In questo contesto si colloca l’unico vero, autentico segno di speranza per questo martoriato Paese, cioè quanto accaduto nel villaggio di Kibeho, nel Ruanda meridionale, tra il 28 novembre 1981 e lo stesso giorno del 1989. Si tratta delle prime apparizioni mariane riconosciute dalla Chiesa nel continente africano, nelle quali la Madonna, apparendo ad alcune studentesse di un locale collegio gestito da religiose, aveva preannunciato quanto sarebbe accaduto, se non fosse stato accolto il suo reiterato invito alla conversione, alla preghiera ed alla penitenza, gli unici strumenti che permettono di arginare efficacemente la propagazione del male. L’appello rimase inascoltato e la tragedia si compì puntualmente a cinque anni di distanza. Se in questo non si possono cogliere elementi di speranza, questi li si possono invece scorgere in quello che è accaduto dopo. I frutti spirituali, infatti, si sono fatti vedere solo dopo la tragedia, nel momento in cui c’è stata una presa di coscienza di ciò che è avvenuto e dell’attenzione che si sarebbe dovuta riservare alle ammonizioni della Vergine.

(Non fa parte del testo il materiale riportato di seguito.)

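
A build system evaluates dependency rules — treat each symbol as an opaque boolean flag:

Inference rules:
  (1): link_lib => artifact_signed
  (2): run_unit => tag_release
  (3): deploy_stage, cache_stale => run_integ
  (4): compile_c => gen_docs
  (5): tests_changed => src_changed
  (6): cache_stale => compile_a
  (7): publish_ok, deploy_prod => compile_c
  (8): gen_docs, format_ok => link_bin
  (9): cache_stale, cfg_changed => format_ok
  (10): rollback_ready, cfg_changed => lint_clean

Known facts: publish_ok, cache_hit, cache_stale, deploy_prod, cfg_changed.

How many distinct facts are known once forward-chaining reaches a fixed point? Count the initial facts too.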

Questa presa di coscienza ha consentito l’attuarsi di qualcosa di umanamente insperabile: l’avvio di un percorso di reale riconciliazione; una fede risanata e vivificata nelle comunità cristiane; un processo di risveglio spirituale che oggi ha in Nostra Signora di Kibeho e nel santuario a Lei dedicato il punto di riferimento non solo per i ruandesi, ma per l’intero continente africano.